Neurosurgery Coding Alert

More Chemodenervation Codes Join CPT in 2006

You-ll have to turn to modifier 52 for unilateral injections Rumors suggest that CPT 2006 will include at least three yet-to-be-announced codes for chemodenervation injections to treat excessive sweating. Here's the first information available so far on these procedures. Look to Nervous System Chapter for Codes You will likely find the new chemodenervation codes alongside similar -destruction by neurolytic agent- codes such as 64680 (Destruction by neurolytic agent, with or without radiologic monitoring; celiac plexus). Although the new codes are not final, evidence suggest that the descriptors will read as follows:

- 6468a--Chemodenervation of eccrine glands; both axillae

- 6468b---hands, including regional nerve blocks

- 6468c---feet, including regional nerve blocks. Proposed guidelines for 6468a-6468c indicate that you should treat these procedures as bilateral, and therefore you should append modifier 52 (Reduced services) for unilateral injections (in other words, injection to a single axillae, hand or foot). In addition, you should not report 6468b and 6468c in addition to 64450 (Injection, anesthetic agent; other peripheral nerve or branch).

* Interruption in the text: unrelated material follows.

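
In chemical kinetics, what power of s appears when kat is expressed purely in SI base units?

-1

kat = s⁻¹·mol.
The exponent of s is -1.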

Example: As an illustration of how to apply 6468b properly, the AMA has proposed a clinical vignette in which -a 36-year-old male patient presents with severe sweating hands and reports the inability to write without destroying the paper, sweat dripping into the computer keyboard, and difficulty holding objects, such as pens or pencils.- The patient claims that the symptoms interfere with his workplace duties and personal interactions. To treat the symptoms, the physician administers botulinum toxin injections in both hands with nerve blocks. Report Drug Supplies Separately As with other chemodenervation codes, you should be able to bill separately for drug supplies with 6468a-6468c. For Botox supplies, use HCPCS supply code J0585 (Botulinum toxin type A, per unit) and record the number of units the physician injects in box 24G of the CMS-1500 claim form, says Christine Liles, CPC, insurance supervisor for a group practice in Knoxville, Tenn.

Payment policies are up in the air: Payers haven't devised medical-necessity guidelines for 6468a-6468c yet, but some experts aren't hopeful that insurers will pay for these procedures. 

-The most common definition of medical necessity applies to services provided to -improve, restore or maintain the function of a malformed, diseased or injured body part,- - says Eric Sandhusen, CHC, CPC, director of compliance for the Columbia University department of surgery. -Excessive sweating may be an annoyance, but I-m don't know if insurers will classify it as malformation, disease or injury.-

Sandhusen expects that insurers will stipulate coverage guidelines that require the physician to attempt to treat the condition nonsurgically, to quantify the extent to which the condition impairs the patient's activities of daily living, and to show that alternatives to Botox injection have been tried and failed.